Hydrogen in tungsten trioxide by membrane photoemission and density functional theory modeling

Abstract

The measurement of hydrogen-induced changes in the electronic structure of transition metal oxides by x-ray photoelectron spectroscopy is a challenging endeavor, since no photoelectron can be unambiguously assigned to hydrogen. The H-induced electronic structure changes in tungsten trioxide have been known for more than 100 years but are still controversially debated. The controversy stems from the difficulty in disentangling effects due to hydrogenation from the effects of oxygen deficiencies. Using a membrane approach to x-ray photoelectron spectroscopy, in combination with tunable synchrotron radiation, we measure simultaneously core levels and the valence band up to a hydrogen pressure of 1000 mbar.

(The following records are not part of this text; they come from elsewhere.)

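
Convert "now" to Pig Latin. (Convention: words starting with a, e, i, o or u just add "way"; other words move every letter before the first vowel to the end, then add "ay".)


Word: "now"
Starts with consonant(s) → move to end, add 'ay'
Consonant cluster: "n"
Pig Latin = "ownay"


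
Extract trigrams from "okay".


Word: "okay" (length 4)
Number of trigrams = 4 - 3 + 1 = 2
  Position 0: "oka"
  Position 1: "kay"
Trigrams = "oka", "kay"


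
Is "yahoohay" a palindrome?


Word: "yahoohay"
Reversed: "yahoohay"
Forward == Backward? yahoohay == yahoohay
Palindrome = Yes


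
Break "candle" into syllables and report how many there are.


Word: "candle"
Syllable breakdown: can / dle
Counting: 2 parts
= 2 syllables


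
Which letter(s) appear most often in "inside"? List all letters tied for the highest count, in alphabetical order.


Word: "inside"
Letter counts:
  'd': 1
  'e': 1
  'i': 2
  'n': 1
  's': 1
Maximum count = 2
Most frequent = 'i' (2 times each)


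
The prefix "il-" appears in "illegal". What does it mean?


Prefix: il-
Example: illegal (il- + legal)
Meaning = not


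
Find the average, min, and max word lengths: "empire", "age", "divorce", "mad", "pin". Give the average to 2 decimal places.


Lengths: "empire"=6, "age"=3, "divorce"=7, "mad"=3, "pin"=3
Sum = 22, Count = 5
Average = 22/5 = 4.40
= avg=4.40, min=3, max=7


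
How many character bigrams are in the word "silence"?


Word: "silence" (length 7)
Number of 2-grams = length - 2 + 1 = 7 - 2 + 1
= 6


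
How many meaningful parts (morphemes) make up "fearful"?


Word: "fearful"
Morphemes: fear + -ful
Each morpheme carries meaning
= 2 morphemes


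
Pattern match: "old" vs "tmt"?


Pattern of "old": [0, 1, 2]
Pattern of "tmt": [0, 1, 0]
Patterns do not match
Same pattern = No


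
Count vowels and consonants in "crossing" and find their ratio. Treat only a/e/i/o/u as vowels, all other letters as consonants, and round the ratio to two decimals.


Word: "crossing"
Vowels (a,e,i,o,u): 2
Consonants: 6
Ratio = 2/6
= 0.33


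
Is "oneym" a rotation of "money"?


Word: "money", Candidate: "oneym"
Method: check if candidate is substring of word+word
"moneymoney" contains "oneym"? Yes
Is rotation = Yes


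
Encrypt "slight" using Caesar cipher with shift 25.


Word: "slight"
Shift: 25
Each letter → (letter + shift) mod 26:
  's' (18) + 25 = 17 → 'r'
  'l' (11) + 25 = 10 → 'k'
  'i' (8) + 25 = 7 → 'h'
  'g' (6) + 25 = 5 → 'f'
  'h' (7) + 25 = 6 → 'g'
  't' (19) + 25 = 18 → 's'
Result = "rkhfgs"


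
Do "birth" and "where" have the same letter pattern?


Pattern of "birth": [0, 1, 2, 3, 4]
Pattern of "where": [0, 1, 2, 3, 2]
Patterns do not match
Same pattern = No


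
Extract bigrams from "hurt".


Word: "hurt" (length 4)
Number of bigrams = 4 - 2 + 1 = 3
  Position 0: "hu"
  Position 1: "ur"
  Position 2: "rt"
Bigrams = "hu", "ur", "rt"


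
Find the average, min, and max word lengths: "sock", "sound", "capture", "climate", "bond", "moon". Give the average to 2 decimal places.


Lengths: "sock"=4, "sound"=5, "capture"=7, "climate"=7, "bond"=4, "moon"=4
Sum = 31, Count = 6
Average = 31/6 = 5.17
= avg=5.17, min=4, max=7


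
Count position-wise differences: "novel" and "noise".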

Upon hydrogenation, the intensities of the ${\mathrm{W}}^{5+}$ core level and a state close to the Fermi level increase following the pressure-composition isotherm curve of bulk ${\mathrm{H}}_{x}{\mathrm{WO}}_{3}$. Combining experimental data and density functional theory, the description of the hydrogen-induced coloration by a proton polaron model is corroborated. Although hydrogen is the origin of the electronic structure changes near the Fermi edge, the valence band edge is now dominated by tungsten orbitals instead of oxygen as is the case for the pristine oxide, having wider implications for its use as a (photoelectrochemical) catalyst.